Abstract

Sparse unmixing, as a recently developed spectral unmixing approach, has been successfully applied based on the assumption that the observed image signatures can be expressed in an efficient linear sparse regression with the potentially very large endmember spectral library. To improve the unmixing accuracy, spatial information has been incorporated in the sparse unmixing formulation by adding an appropriate spatial regularization for the hyperspectral remote sensing imagery. However, for the traditional spatial regularization sparse unmixing (SRSU) algorithms, it is a difficult task to set appropriate user-defined regularization parameters in real applications, and this often has a high computational cost.
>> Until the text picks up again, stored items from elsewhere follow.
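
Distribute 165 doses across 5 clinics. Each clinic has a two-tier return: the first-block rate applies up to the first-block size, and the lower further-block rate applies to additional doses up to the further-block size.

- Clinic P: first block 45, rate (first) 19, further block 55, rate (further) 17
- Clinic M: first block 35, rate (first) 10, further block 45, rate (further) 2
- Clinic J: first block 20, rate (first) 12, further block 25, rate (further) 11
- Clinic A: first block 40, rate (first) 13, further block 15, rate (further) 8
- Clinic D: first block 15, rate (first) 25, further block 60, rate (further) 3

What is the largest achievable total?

Order all 10 blocks by rate: Clinic D/tier1 25 > Clinic P/tier1 19 > Clinic P/tier2 17 > Clinic A/tier1 13 > Clinic J/tier1 12 > Clinic J/tier2 11 > Clinic M/tier1 10 > Clinic A/tier2 8 > Clinic D/tier2 3 > Clinic M/tier2 2.
Fill Clinic D tier1 block (15 at 25) ; 150 left.
Clinic P tier1 at 19: fill all 45 ; 105 left.
Clinic P tier2 at 17: fill all 55 ; 50 left.
Fill Clinic A tier1 block (40 at 13) ; 10 left.
Clinic J tier1 at 12: only 10 left, fill 10.
Total = 25×15 + 19×45 + 17×55 + 13×40 + 12×10 = 2805.

2805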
To overcome the difficulty of the regularization parameter selection, the adaptive spatial regularization sparse unmixing (ASRSU) strategy based on the joint maximum a posteriori (JMAP) estimation technique is proposed in this paper. In ASRSU, the SRSU problem is formulated in the framework of JMAP with an appropriate prior model. ASRSU considers the regularization parameters and the abundances jointly by an alternating iterative process, and the relationships between the regularization parameters and the abundances are obtained from the JMAP model. Based on the ASRSU strategy, two ASRSU algorithms are presented: the adaptive total variation spatial regularization sparse unmixing algorithm and the adaptive nonlocal means filtering sparse unmixing algorithm. The experimental results demonstrate that the two proposed ASRSU algorithms based on JMAP can adaptively obtain optimal or near-optimal regularization parameters for the three simulated datasets and the two real hyperspectral remote sensing images.